Selective Plating
Hudson Plating Works has an extensive, highly experienced and creative masking department to meet your most demanding selective plating needs. When the blueprint specifies this requirement you can count on our Nadcap Certified facility to properly interpret your drawing and meet the requirement to the letter.
How Is It Done?
First, what is selective plating? It’s a method of electroplating a specific material such as nickel, copper, gold, silver, or tin onto a selected surface of the part without plating the entire part. This process is many times used for repairing mis-machined or worn machine parts. It’s also used as a tool for applying plating materials for surface modification, per blue print specifications, or engineering instructions.

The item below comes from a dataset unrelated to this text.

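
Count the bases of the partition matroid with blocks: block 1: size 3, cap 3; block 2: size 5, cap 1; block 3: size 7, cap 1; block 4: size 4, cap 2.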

Each job is unique and requires careful determination of the selective plating directive. The correct masking is critical and many times close tolerances must be maintained. A variety of masking materials are available and customized masking techniques are utilized at Hudson Plating Works.
If the part is an assembled piece, perhaps it cannot be immersed in the solutions and baths necessary for electroplating. This is where “brush plating” is a convenient method to achieve the selective plating that is needed. The process is accomplished with the use of an anodic dalic that is impregnated with the metallic solution, nickel, copper, gold, silver, or tin and “brushed” onto the prepared surface of the part. The thickness of the plating is achieved with careful calculation and applied current. The end result is the selective plating applied only to the specified area of the assembled part.
As you see, selective plating is a specialized process with demanding requirements. Hudson Plating Works has years of service in successfully achieving the most exacting selective plating assignments. Let us handle your most intricate selective plating needs.